Un assassinat (un de plus diront certains) a profondément marqué les esprits au Brésil, comme les attentats de Charlie Hebdo l’avaient fait en France. Le 14 mars 2018 vers 21h30, la voiture de Marielle Franco, membre de l’Assemblée législative de la ville de Rio de Janeiro, et issue du PSOL (extrême gauche) a été la cible des balles d’un tueur professionnel. Sa vie s’est achevée sous les balles de tueurs qui l’ont abattus, elle et son chauffeur. Au-delà d’une personne rayonnante, d’une citoyenne engagée pour un Brésil et un monde plus justes, c’est un symbole que les assassins et leurs commanditaires ont voulu faire disparaitre. Marielle Franco était une égérie du mouvement LGBT, des combats pour l’égalité au Brésil et pour l’émancipation des noirs. Par sa personne, elle représentait l’espoir d’une société nouvelle où les chemins des possibles seraient ouverts à tous, quelles que soient ses origines sociales, encore hélas fortement corrélées à sa couleur au Brésil. Née et élevée dans la favela de Maré, elle a réussi à suivre un cursus scolaire exemplaire qui lui a permis de décrocher une maîtrise en administration publique, qu’elle avait réalisé sur les UPP (unités de police de pacification, installées dans les favelas). Elle avait montré l’usage d’une force disproportionnée par certains bataillons de police militaire.Il y a quelques mois, sa veuve dénonçait la lenteur de l’avancée des recherches. « En tant qu’épouse, je ressens une douleur très particulière. Mais en tant que Brésilienne, ça me fait aussi mal de voir qu’un tel attentat à la démocratie puisse rester tant de temps sans réponse »… »non pas pour une question de vengeance, mais pour une question de justice, pour s’assurer qu’il existe encore un État de droit au Brésil ».
Le journal « Le monde » publiait le 18 décembre un intéressant article qui confirmait la volonté d’une partie des institutions de se libérer de la violence et de la corruption qui les gangrènent parallèlement à la difficulté d’y parvenir.

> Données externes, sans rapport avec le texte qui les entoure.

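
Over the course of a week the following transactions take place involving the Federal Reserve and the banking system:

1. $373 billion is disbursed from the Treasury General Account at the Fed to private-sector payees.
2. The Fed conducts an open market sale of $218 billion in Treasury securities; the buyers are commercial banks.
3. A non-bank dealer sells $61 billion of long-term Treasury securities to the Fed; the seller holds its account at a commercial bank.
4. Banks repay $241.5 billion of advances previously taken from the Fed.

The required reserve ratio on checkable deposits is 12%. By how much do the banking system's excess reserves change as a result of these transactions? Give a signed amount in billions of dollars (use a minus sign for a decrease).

Government spending $373 billion: reserves +$373B, deposits +$373B.
OMO sale (to banks) $218 billion: reserves −$218B, deposits 0.
Asset purchase (from non-banks) $61 billion: reserves +$61B, deposits +$61B.
Discount-window repayment $241.5 billion: reserves −$241.5B, deposits 0.
Totals: Δreserves = −$25.5B, Δdeposits = +$434B.
Δrequired reserves = 12% × +$434B = +$52.08B.
Δexcess reserves = Δreserves − Δrequired = −$25.5B − (+$52.08B) = -$77.58 billion.

-$77.58 billion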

Marielle a été tuée par des groupes criminels car elle menaçait leurs intérêts dans des affaires d’appropriations foncières illégales. C’est ce qu’a affirmé vendredi 14 décembre un responsable de la sécurité de l’Etat de Rio.
« Elle se battait dans une zone contrôlée par des miliciens, où des intérêts économiques de toute sorte sont en jeu », a expliqué le général Richard Nunes, dans un entretien au quotidien Estado de S. Paulo. Et ce dernier d’assurer que c’est ce qui a conduit au meurtre de la conseillère municipale et de son chauffeur.
Selon le général Nunes, les milices, des groupes parapoliciers formés d’agents ou d’ex-agents de sécurité, ont de nombreux intérêts fonciers dans les favelas. « Il y a de graves problèmes d’urbanisation et d’occupation de terres », notamment dans les quartiers ouest de Rio.
Marielle Franco se battait pour « sensibiliser » les gens de ces quartiers à la question de la propriété foncière. « Cela a causé de l’instabilité et c’est là que nous arrivons » à son assassinat, a ajouté M. Nunes.
Les autorités fédérales soupçonnent notamment l’existence d’une organisation de « fonctionnaires et de miliciens » qui cherchent à bloquer les investigations sur ce meurtre. Une deuxième enquête sur ces soupçons a été ouverte.
Jeudi, la police civile de Rio a lancé plusieurs mandats d’arrêt et ordonné des perquisitions. Le conseiller municipal Marcello Siciliano, qui pourrait avoir planifié l’assassinat avec un ancien policier, a été interrogé vendredi.
Un rapport de la police civile de Rio, diffusé jeudi dans la presse, a aussi révélé que des miliciens avaient élaboré un plan pour assassiner le député Marcelo Freixo du Parti socialisme et liberté (PSOL, gauche), mentor politique de Marielle Franco et à l’origine d’une enquête parlementaire qui, en 2008, avait démasqué les puissantes milices.